輸入食品の安全性確保へ 意見書提出2018年2月22日
・厚労省の輸入食品監視指導計画案で日本生協連
日本生協連は2月20日、厚生労働省がまとめた「平成30年度輸入食品監視指導計画」(案)に対する意見書を同省に提出した。
厚労省では毎年度、同計画を実施し、輸入食品の重点的、効率的な監視指導を推進することで輸入食品の一層の安全性確保に取り組んでいる。
生協や組合員にとっても、輸入食品の安全性の確保は大きな関心事であり、毎年度、同計画案に対して意見を提出し、その声が反映されるようにしている。
意見書によると、近年は、少量で高付加価値加工食品の輸入増加が見られ、2020年開催の東京五輪・パラリンピックの開催や日・EUEPA、CPTPP(包括的および先進的な環太平洋パートナーシップ協定)への対応などから、さらにその傾向は強まると予想し、意見書を提出した。意見の内容要旨は次の通り。
【HACCPによる衛生管理導入の着実な推進】
食のグローバル化が進み、輸入食品の届出件数が増加する中、輸入実績のない国や食品に関する基準違反リスクが増加している。輸入食品の安全性を確保するためには、水際の検査強化だけでは不十分であり、特にHACCPによる衛生管理の徹底化を丁寧かつ継続的に進めること。

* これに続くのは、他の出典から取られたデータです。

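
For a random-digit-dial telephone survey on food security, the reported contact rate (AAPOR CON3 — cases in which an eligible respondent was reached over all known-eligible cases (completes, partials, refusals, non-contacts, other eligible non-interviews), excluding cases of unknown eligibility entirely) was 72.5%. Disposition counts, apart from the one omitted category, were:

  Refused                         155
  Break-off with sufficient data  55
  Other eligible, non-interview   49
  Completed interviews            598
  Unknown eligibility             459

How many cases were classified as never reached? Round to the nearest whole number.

325

Numerator: 598 + 55 + 155 + 49 = 857
CON3 = 857 / D = 0.725
D = 857 / 0.725 = 1182.1
Other denominator terms total 857
never reached = 1182.1 − 857 ≈ 325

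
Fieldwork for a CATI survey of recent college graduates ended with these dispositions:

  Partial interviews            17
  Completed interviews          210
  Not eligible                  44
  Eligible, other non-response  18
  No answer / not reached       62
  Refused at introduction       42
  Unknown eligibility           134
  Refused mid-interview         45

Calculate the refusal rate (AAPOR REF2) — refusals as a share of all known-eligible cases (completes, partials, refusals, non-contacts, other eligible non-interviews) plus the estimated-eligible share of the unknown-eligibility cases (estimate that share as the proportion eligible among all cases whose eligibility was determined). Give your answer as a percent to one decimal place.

Declined to participate = 42 + 45 = 87
Top: 87
Eligible (known): 210 + 17 + 87 + 62 + 18 = 394
e = 394 / (394 + 44) = 394 / 438 = 0.8995
Eligible share of unknowns: 0.8995 × 134 = 120.53
Denominator: 394 + 120.53 = 514.53
REF2 = 87 / 514.53 = 0.1691

16.9%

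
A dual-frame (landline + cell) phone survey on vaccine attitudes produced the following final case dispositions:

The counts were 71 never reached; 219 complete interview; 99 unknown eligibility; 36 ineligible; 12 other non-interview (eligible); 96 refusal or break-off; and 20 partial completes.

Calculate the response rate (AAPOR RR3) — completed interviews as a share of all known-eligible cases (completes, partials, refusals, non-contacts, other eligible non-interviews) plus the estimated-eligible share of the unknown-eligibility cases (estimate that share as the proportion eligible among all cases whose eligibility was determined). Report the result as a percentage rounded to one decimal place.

Top → 219
Eligible (known) → 219 + 20 + 96 + 71 + 12 = 418
e = 418 / (418 + 36) = 418 / 454 = 0.9207
Estimated eligible among unknowns → 0.9207 × 99 = 91.15
Base → 418 + 91.15 = 509.15
RR3 = 219 / 509.15 = 0.4301

43.0%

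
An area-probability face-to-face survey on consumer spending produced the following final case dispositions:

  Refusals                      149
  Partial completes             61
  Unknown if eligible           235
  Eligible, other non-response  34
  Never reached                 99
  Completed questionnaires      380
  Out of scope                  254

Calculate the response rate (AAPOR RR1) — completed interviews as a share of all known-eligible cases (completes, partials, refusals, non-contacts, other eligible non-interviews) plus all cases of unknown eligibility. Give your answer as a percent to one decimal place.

Numerator → 380
Denom → 380 + 61 + 149 + 99 + 34 + 235 = 958
RR1 = 380 / 958 = 0.3967

39.7%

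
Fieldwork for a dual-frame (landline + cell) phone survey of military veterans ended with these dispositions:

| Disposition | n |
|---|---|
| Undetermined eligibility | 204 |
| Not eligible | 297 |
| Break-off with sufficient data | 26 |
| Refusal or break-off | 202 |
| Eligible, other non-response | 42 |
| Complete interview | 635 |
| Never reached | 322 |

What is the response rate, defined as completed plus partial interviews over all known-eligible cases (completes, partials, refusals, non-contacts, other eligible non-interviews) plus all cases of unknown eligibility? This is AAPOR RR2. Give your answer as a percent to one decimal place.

46.2%

Numerator: 635 + 26 = 661
Denominator: 635 + 26 + 202 + 322 + 42 + 204 = 1431
RR2 = 661 / 1431 = 0.4619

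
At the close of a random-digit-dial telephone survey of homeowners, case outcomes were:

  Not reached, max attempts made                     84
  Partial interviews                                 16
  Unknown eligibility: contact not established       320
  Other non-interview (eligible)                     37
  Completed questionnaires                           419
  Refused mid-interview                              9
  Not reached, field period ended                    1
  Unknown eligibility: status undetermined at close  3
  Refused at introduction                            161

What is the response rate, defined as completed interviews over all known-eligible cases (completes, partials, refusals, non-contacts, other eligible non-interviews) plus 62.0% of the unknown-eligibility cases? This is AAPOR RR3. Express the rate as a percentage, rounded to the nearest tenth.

45.2%

Refusals = 161 + 9 = 170
Never reached = 1 + 84 = 85
Undetermined eligibility = 320 + 3 = 323
Top = 419
Known eligible = 419 + 16 + 170 + 85 + 37 = 727
Estimated eligible among unknowns = 0.6200 × 323 = 200.26
Base = 727 + 200.26 = 927.26
RR3 = 419 / 927.26 = 0.4519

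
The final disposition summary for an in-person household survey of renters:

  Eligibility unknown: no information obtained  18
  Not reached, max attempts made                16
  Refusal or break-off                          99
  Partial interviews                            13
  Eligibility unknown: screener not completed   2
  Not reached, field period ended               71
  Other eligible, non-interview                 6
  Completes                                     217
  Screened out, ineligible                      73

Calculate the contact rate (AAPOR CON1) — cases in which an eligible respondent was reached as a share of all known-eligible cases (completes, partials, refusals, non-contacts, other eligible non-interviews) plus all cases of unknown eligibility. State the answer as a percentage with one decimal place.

No contact after all attempts = 71 + 16 = 87
Eligibility not determined = 2 + 18 = 20
Numerator = 217 + 13 + 99 + 6 = 335
Denominator = 217 + 13 + 99 + 87 + 6 + 20 = 442
CON1 = 335 / 442 = 0.7579

75.8%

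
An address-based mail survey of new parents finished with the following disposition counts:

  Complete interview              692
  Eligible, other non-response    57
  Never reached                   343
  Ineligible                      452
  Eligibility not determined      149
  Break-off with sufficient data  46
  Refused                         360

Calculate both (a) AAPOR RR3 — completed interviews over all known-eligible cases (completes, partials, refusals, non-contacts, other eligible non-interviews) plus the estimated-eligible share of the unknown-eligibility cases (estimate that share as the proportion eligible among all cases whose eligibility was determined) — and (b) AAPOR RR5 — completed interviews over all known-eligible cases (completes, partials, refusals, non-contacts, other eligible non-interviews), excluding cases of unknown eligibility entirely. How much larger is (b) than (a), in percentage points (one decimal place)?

3.3

Numerator = 692
Determined eligible = 692 + 46 + 360 + 343 + 57 = 1498
e = 1498 / (1498 + 452) = 1498 / 1950 = 0.7682
Estimated eligible among unknowns = 0.7682 × 149 = 114.46
Base = 1498 + 114.46 = 1612.46
RR3 = 692 / 1612.46 = 0.4292
Base = 692 + 46 + 360 + 343 + 57 = 1498
RR5 = 692 / 1498 = 0.4619
Difference = 46.19 − 42.92 = 3.27 percentage points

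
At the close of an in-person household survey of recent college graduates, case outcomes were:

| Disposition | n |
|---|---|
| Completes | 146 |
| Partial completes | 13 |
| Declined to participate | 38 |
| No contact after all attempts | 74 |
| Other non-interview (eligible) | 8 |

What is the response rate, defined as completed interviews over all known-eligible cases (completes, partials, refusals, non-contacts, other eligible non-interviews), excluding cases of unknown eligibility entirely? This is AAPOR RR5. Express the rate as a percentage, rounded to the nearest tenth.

52.3%

Numerator: 146
Base: 146 + 13 + 38 + 74 + 8 = 279
RR5 = 146 / 279 = 0.5233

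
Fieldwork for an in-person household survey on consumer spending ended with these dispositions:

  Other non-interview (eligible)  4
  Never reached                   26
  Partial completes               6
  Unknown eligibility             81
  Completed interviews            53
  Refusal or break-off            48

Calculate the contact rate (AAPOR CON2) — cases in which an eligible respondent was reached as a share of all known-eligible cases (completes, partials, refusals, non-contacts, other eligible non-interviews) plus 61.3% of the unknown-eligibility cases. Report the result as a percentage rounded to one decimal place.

Num: 53 + 6 + 48 + 4 = 111
Determined eligible: 53 + 6 + 48 + 26 + 4 = 137
e × U: 0.6130 × 81 = 49.65
Denominator: 137 + 49.65 = 186.65
CON2 = 111 / 186.65 = 0.5947

59.5%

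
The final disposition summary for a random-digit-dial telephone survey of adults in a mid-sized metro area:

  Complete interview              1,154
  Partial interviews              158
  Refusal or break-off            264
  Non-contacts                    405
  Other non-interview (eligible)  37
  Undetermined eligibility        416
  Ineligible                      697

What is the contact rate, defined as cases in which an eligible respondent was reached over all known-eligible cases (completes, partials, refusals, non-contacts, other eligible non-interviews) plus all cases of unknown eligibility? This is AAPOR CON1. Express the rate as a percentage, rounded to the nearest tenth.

66.3%

Numerator = 1154 + 158 + 264 + 37 = 1613
Denominator = 1154 + 158 + 264 + 405 + 37 + 416 = 2434
CON1 = 1613 / 2434 = 0.6627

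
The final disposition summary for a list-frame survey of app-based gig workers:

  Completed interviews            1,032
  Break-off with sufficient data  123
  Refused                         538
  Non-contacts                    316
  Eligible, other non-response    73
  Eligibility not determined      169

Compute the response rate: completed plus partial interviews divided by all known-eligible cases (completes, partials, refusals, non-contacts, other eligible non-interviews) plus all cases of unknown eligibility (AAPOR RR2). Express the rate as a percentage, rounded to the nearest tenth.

51.3%

Top = 1032 + 123 = 1155
Base = 1032 + 123 + 538 + 316 + 73 + 169 = 2251
RR2 = 1155 / 2251 = 0.5131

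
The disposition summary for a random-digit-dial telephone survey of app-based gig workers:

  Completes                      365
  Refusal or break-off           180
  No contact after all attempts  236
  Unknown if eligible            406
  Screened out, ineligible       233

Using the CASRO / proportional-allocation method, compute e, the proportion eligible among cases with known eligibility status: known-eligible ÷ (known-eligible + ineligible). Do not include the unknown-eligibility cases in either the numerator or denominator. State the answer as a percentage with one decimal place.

Eligible (known): 365 + 180 + 236 = 781
e = 781 / (781 + 233) = 781 / 1014 = 0.7702

77.0%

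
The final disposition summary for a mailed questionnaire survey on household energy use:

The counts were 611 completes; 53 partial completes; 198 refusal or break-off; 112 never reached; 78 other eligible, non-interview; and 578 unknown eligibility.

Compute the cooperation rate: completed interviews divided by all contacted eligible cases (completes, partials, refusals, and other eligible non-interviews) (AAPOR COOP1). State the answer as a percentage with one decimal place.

65.0%

Num = 611
Base = 611 + 53 + 198 + 78 = 940
COOP1 = 611 / 940 = 0.6500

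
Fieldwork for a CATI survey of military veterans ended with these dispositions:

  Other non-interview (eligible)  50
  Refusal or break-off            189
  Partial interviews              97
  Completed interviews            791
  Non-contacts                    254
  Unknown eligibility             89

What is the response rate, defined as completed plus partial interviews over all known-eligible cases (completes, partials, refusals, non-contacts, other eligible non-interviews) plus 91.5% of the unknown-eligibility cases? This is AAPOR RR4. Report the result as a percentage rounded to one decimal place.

Numerator → 791 + 97 = 888
Known eligible → 791 + 97 + 189 + 254 + 50 = 1381
Eligible share of unknowns → 0.9150 × 89 = 81.44
Denom → 1381 + 81.44 = 1462.44
RR4 = 888 / 1462.44 = 0.6072

60.7%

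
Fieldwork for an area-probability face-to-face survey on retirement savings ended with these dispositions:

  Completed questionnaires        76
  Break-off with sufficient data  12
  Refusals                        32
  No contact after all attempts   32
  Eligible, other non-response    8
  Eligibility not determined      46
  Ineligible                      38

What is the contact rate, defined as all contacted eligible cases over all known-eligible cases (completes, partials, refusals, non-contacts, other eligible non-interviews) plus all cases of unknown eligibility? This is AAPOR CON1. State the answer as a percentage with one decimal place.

Num: 76 + 12 + 32 + 8 = 128
Base: 76 + 12 + 32 + 32 + 8 + 46 = 206
CON1 = 128 / 206 = 0.6214

62.1%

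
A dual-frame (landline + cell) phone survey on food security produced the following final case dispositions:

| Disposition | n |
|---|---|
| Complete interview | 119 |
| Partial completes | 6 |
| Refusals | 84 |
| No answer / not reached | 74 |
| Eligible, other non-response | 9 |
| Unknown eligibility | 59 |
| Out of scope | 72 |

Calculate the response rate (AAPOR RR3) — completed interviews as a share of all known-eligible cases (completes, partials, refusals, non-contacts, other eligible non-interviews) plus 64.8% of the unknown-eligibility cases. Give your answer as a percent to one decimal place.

36.0%

Num: 119
Eligible (known): 119 + 6 + 84 + 74 + 9 = 292
Eligible share of unknowns: 0.6480 × 59 = 38.23
Base: 292 + 38.23 = 330.23
RR3 = 119 / 330.23 = 0.3604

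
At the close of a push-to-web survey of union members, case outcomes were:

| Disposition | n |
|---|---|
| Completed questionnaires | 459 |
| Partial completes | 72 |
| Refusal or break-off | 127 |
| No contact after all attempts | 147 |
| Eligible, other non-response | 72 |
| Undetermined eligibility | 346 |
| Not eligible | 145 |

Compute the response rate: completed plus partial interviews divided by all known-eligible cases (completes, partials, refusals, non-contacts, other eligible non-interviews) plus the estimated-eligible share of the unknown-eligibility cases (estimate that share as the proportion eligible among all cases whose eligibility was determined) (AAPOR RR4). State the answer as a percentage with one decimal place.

Num: 459 + 72 = 531
Known eligible: 459 + 72 + 127 + 147 + 72 = 877
e = 877 / (877 + 145) = 877 / 1022 = 0.8581
Estimated eligible among unknowns: 0.8581 × 346 = 296.90
Denominator: 877 + 296.90 = 1173.90
RR4 = 531 / 1173.90 = 0.4523

45.2%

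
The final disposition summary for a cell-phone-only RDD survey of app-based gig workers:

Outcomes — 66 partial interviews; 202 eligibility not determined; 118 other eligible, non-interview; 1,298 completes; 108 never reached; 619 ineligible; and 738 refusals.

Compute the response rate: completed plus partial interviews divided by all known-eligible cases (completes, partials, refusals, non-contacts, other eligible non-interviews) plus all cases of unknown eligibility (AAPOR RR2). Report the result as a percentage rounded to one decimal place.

53.9%

Num = 1298 + 66 = 1364
Denom = 1298 + 66 + 738 + 108 + 118 + 202 = 2530
RR2 = 1364 / 2530 = 0.5391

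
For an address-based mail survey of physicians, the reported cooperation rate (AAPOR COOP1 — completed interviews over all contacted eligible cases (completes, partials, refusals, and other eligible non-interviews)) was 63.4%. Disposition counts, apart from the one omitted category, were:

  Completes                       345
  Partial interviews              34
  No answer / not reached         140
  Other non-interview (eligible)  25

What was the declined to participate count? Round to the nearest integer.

140

COOP1 = 345 / D = 0.634
D = 345 / 0.634 = 544.2
Remaining denominator categories sum to 404
declined to participate = 544.2 − 404 ≈ 140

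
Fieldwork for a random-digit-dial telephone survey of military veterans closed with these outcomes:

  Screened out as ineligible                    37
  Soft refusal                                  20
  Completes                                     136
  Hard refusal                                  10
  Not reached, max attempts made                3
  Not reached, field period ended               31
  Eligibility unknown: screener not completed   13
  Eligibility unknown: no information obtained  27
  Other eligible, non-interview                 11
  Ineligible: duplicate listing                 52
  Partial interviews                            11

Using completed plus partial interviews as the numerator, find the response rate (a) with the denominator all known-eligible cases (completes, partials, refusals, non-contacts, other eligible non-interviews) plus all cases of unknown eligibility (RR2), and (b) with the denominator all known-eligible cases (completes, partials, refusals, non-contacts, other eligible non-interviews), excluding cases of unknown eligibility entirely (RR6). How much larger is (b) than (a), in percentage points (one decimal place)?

10.1

Refusal or break-off = 10 + 20 = 30
No answer / not reached = 31 + 3 = 34
Unknown eligibility = 13 + 27 = 40
Not eligible = 37 + 52 = 89
Num: 136 + 11 = 147
Denom: 136 + 11 + 30 + 34 + 11 + 40 = 262
RR2 = 147 / 262 = 0.5611
Denom: 136 + 11 + 30 + 34 + 11 = 222
RR6 = 147 / 222 = 0.6622
Difference = 66.22 − 56.11 = 10.11 percentage points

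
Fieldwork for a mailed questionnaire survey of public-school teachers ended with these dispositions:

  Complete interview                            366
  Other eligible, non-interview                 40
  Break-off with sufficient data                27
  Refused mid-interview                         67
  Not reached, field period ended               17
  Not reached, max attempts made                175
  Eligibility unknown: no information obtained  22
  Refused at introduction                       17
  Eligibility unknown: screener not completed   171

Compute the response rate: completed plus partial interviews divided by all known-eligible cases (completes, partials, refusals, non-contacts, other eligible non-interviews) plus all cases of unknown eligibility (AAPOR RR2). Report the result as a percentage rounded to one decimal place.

43.6%

Declined to participate = 17 + 67 = 84
Never reached = 17 + 175 = 192
Unknown eligibility = 171 + 22 = 193
Numerator: 366 + 27 = 393
Base: 366 + 27 + 84 + 192 + 40 + 193 = 902
RR2 = 393 / 902 = 0.4357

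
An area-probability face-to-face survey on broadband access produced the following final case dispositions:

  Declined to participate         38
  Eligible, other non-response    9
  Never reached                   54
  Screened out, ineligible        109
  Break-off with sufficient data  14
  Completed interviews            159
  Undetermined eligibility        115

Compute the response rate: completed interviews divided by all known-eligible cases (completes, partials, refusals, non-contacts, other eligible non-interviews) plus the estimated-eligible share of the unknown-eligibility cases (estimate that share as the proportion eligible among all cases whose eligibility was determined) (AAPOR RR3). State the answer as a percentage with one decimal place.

Num = 159
Determined eligible = 159 + 14 + 38 + 54 + 9 = 274
e = 274 / (274 + 109) = 274 / 383 = 0.7154
Eligible share of unknowns = 0.7154 × 115 = 82.27
Base = 274 + 82.27 = 356.27
RR3 = 159 / 356.27 = 0.4463

44.6%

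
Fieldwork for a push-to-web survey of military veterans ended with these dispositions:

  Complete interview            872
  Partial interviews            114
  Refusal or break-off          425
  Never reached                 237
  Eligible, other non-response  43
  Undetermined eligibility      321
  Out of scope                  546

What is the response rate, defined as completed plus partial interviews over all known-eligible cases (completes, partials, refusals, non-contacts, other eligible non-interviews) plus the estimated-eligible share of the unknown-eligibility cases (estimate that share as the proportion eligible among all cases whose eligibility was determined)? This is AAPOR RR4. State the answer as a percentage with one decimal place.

Num: 872 + 114 = 986
Known eligible: 872 + 114 + 425 + 237 + 43 = 1691
e = 1691 / (1691 + 546) = 1691 / 2237 = 0.7559
e × U: 0.7559 × 321 = 242.64
Denom: 1691 + 242.64 = 1933.64
RR4 = 986 / 1933.64 = 0.5099

51.0%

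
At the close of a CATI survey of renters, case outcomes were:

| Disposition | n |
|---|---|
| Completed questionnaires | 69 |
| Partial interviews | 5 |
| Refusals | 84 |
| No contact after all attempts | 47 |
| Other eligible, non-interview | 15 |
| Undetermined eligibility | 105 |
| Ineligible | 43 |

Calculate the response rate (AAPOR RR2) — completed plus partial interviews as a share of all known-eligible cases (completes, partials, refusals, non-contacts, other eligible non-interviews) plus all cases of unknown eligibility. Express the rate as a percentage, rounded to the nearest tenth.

22.8%

Numerator → 69 + 5 = 74
Base → 69 + 5 + 84 + 47 + 15 + 105 = 325
RR2 = 74 / 325 = 0.2277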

また、食品衛生法改正で国内事業者にHACCPによる衛生管理が義務づけられるが、消費者にもHACCPへの理解促進を図る取り組みの強化を求める。
【輸入者への衛生管理指導の強化】
計画案で示された輸入者による自主的な衛生管理、特に基本的な事項の指導や輸入前指導に力を入れる方針は安全性の確保や法令違反食品を減らす上で効果的。しかし「健康食品に関する健康被害情報の確認の指導」の記述が本文に記載されておらず、その記載と明確な位置づけを求める。
【食品衛生監視員増員などによる体制強化】
食品衛生監視員の増加やスキルアップなど、人的体制の強化については今般予算で増額されたので、より積極的な増員を引き続き求める。
【食品防御問題に対する関係機関との連携強化】
食品防御(フードディフェンス)への対応は、加工食品全般の重要課題。経済連携協定などが進むと、貿易の流れや質量で変化が起こり、予測不能のリスクの発生も考えられる。輸出国情報の収集や有毒・有害物質の意図的な混入防止のための調査研究などについては、国内外の関係機関との連携強化をより一層求める。
【輸入食品に対するリスクコミュニケーションの強化】
輸入食品に対する一般消費者の不安解消のため、そのリテラシー向上を進めながら、特にリスクコミュニケーションを重視した取り組みを望む。厚労省公式の「食品安全情報見ツイッター」などを活用した情報提供には今後も期待する。